Cette expression désigne une information transmise de bouche à oreille, qui subit des modifications, alors que l’original semble avoir disparu. Entendre quelque chose through the grapevine, dès lors, signifie percevoir une information peu fiable ou déformée. L’expression était souvent utilisée en rapport avec le télégraphe, dont les messages, en raison d’enroulement de fils, de chute d’arbres ou d’avalanches, arrivaient en retard ou incomplets. La réception d’une œuvre d’art n’est-elle pas comparable au fait d’entendre dire des choses through the grapevine ?

Ce pas de deux s’intéresse aux différentes manières de se mettre en rapport avec l’autre, tout en résonnant dans un contexte socio-culturel élargi, et prenant en compte notamment le point de vue du genre. Ces rapports indiquent souvent un jeu complexe de désirs, dans lequel les gestes d’attraction et de mise à distance forment un nœud difficile à dénouer.

Through the grapevine développe un registre inhabituel en explorant des directions opposées. Puisqu’il est possible de se sentir intensément seul(e) tout en bougeant ensemble, un duo n’est pas forcément formé de deux êtres humains qui se comprennent.

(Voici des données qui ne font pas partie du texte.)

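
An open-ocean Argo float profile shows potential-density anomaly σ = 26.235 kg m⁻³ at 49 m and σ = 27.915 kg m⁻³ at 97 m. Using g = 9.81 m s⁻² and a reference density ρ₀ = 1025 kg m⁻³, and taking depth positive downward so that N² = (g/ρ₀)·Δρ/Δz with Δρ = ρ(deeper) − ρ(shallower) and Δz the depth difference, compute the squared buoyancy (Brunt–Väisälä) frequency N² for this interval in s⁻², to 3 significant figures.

Δρ = 1027.915 − 1026.235 = 1.680 kg m⁻³ over Δz = 97 − 49 = 48 m.
N² = (9.81/1025) × (1.680/48) = 3.3498 × 10⁻⁴ s⁻² ≈ 3.35 × 10⁻⁴ s⁻².

3.35 × 10⁻⁴ s⁻²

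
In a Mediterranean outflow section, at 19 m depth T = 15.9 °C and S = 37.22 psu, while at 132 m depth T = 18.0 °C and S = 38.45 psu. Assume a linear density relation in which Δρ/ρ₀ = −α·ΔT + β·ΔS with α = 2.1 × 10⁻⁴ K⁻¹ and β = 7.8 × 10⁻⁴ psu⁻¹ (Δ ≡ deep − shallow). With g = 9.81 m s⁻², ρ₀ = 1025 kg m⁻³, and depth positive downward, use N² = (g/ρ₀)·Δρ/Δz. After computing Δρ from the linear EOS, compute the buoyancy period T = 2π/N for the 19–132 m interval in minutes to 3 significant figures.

ΔT = +2.1 K, ΔS = +1.23 psu (deep − shallow).
Δρ/ρ₀ = −αΔT + βΔS = -4.41 × 10⁻⁴ + 9.594 × 10⁻⁴ = 5.184 × 10⁻⁴, so Δρ ≈ 0.5314 kg m⁻³.
N² = (g/ρ₀)·Δρ/Δz = g·(Δρ/ρ₀)/Δz = 9.81 × 5.184 × 10⁻⁴ / 113 = 4.5004 × 10⁻⁵ s⁻².
N = √(4.5004 × 10⁻⁵) = 6.7085 × 10⁻³ rad s⁻¹ → T = 2π/N = 936.60 s = 15.610 min ≈ 15.6 min.

15.6 min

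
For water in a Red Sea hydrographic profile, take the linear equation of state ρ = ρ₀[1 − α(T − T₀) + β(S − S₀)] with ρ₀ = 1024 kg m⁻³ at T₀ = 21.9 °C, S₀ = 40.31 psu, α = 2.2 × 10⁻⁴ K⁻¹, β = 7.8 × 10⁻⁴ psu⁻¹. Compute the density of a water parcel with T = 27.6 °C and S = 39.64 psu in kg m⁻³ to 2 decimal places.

1022.18 kg m⁻³

T − T₀ = +5.7 K, S − S₀ = -0.67 psu.
Bracket = 1 − α·(+5.7) + β·(-0.67) = 1 + (-1.7766 × 10⁻³) = 0.9982234.
ρ = 1024 × 0.9982234 = 1022.18 kg m⁻³.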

Alexander Vantournhout (Roulers, 1989) a étudié la roue simple, l’acrobatie et le jonglage à l’ESAC (École Supérieure des Arts du Cirque, Bruxelles), et la danse contemporaine à P.A.R.T.S. (Performing Arts Research and Training Studios, Bruxelles). En 2013, il a travaillé en tant qu’acteur avec Rolf Alme, fondateur du Norwegian Theatre Academy à Friedrickstadt (NO). Depuis, il est l’auteur de plusieurs solos : Caprices (2014), une chorégraphie sur la musique de Salvatore Sciarrino, et Aneckxander en collaboration avec Bauke Lievens. Ce denier est lauréat de CircusNext 2014, ainsi que du Prix Jeune Théâtre et du Prix du public à Theater Aan Zee (Ostende, 2015). Il a également été sélectionné pour participer au réseau Aerowaves et au Theaterfestival d’Anvers (2016). Pour la création de Raphaël (2016), Alexander Vantournhout et Bauke Lievens sont artistes en résidence à Kc Nona, Malines (BE). Alexander est Ambassadeur Culturel de la Ville de Roulers (2016- 2018), artiste associé à PERPLX (Marke, 2017-2019), et artiste en résidence au Vooruit, à Gand (2017- 2021).

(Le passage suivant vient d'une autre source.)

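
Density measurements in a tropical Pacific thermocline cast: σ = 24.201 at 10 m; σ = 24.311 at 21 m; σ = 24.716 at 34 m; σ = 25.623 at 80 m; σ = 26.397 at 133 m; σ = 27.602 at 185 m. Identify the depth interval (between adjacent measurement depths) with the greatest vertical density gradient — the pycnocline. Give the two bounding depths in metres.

Compute the density gradient over each adjacent pair:
  10–21 m: Δρ/Δz = 0.110/11 = 0.010 kg m⁻⁴
  21–34 m: Δρ/Δz = 0.405/13 = 0.031 kg m⁻⁴
  34–80 m: Δρ/Δz = 0.907/46 = 0.020 kg m⁻⁴
  80–133 m: Δρ/Δz = 0.774/53 = 0.015 kg m⁻⁴
  133–185 m: Δρ/Δz = 1.205/52 = 0.023 kg m⁻⁴
The largest gradient is in the 21–34 m interval — the pycnocline.

21–34 m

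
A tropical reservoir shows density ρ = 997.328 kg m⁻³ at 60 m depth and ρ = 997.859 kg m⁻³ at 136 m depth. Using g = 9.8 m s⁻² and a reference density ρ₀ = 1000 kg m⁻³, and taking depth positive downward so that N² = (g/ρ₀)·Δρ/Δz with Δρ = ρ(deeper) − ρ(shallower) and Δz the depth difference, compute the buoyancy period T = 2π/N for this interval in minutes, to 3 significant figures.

Δρ = 997.859 − 997.328 = 0.531 kg m⁻³ over Δz = 136 − 60 = 76 m.
N² = (9.8/1000) × (0.531/76) = 6.8471 × 10⁻⁵ s⁻².
N = √(6.8471 × 10⁻⁵) = 8.2747 × 10⁻³ rad s⁻¹, so T = 2π/N = 759.32 s = 12.655 min ≈ 12.7 min.
A positive N² confirms static stability across the interval.

12.7 min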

Alexander enseigne régulièrement à l’ESAC (2012- 2018) et à Fontys, Tilburg (2010- 1016). Il a également été invité à enseigner occasionnellement à P.A.R.T.S (BE), CODARTS (NE) et Verigo(IT). Après ses études, Alexander a suivi des cours avec sa grande source d’inspiration Steve Paxton- Lisa Nelson au Vermont (USA). Il s’est également rapproché des « pratiques de mouvement », en suivant des cours et en créant des échanges avec Martin Kilvady, Ido Portal et Fighting Monkey Research team (Rootlessroots). Son langage physique porte les influences d’une éducation et de circonstances de travail variées. Toutefois, il est marqué par deux constantes : sa recherche du potentiel créatif et cinétique dans la limitation physique, et la relation ou la frontière entre le performeur et l’objet.

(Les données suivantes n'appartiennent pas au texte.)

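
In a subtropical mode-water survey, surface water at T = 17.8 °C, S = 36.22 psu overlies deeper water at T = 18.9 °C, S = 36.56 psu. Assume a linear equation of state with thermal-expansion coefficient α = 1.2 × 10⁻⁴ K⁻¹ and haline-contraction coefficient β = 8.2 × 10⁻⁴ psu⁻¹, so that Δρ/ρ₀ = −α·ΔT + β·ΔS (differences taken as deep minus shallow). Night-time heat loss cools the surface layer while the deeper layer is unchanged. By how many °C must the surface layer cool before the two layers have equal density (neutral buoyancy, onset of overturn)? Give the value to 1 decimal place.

1.2 °C

Neutral buoyancy requires Δρ = 0, i.e. −α(T_deep − T_surf′) + β(S_deep − S_surf) = 0.
T_surf′ = T_deep − (β/α)·ΔS = 18.9 − (8.2 × 10⁻⁴/1.2 × 10⁻⁴)·(+0.34) = 16.577 °C.
Cooling required: 17.8 − (16.577) = 1.223 °C.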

Axel Guérin (basé à Bruxelles, 1992) a étudié l’acro-dance avec Winston Reynolds à Circomedia, Bristol (Centre for Contemporary Circus and Physical Theatre), en se spécialisant en acrobatie et théâtre physique. Il a poursuivi ses études à ACAPA (Academy of Circus and Performance Arts) où il a rencontré Alexander Vantournhout en tant que professeur invité. Axel Guerin a travaillé avec plusieurs chorégraphes, dont Florentina Holzinger, Mor Shani, Marc Van Loon, et Janni van Goor (Kopergietery); a collaboré étroitement avec NofitState Circus pour plusieurs projets et est interprète dans Red Haired Men (2018) d’Alexander Vantournhout.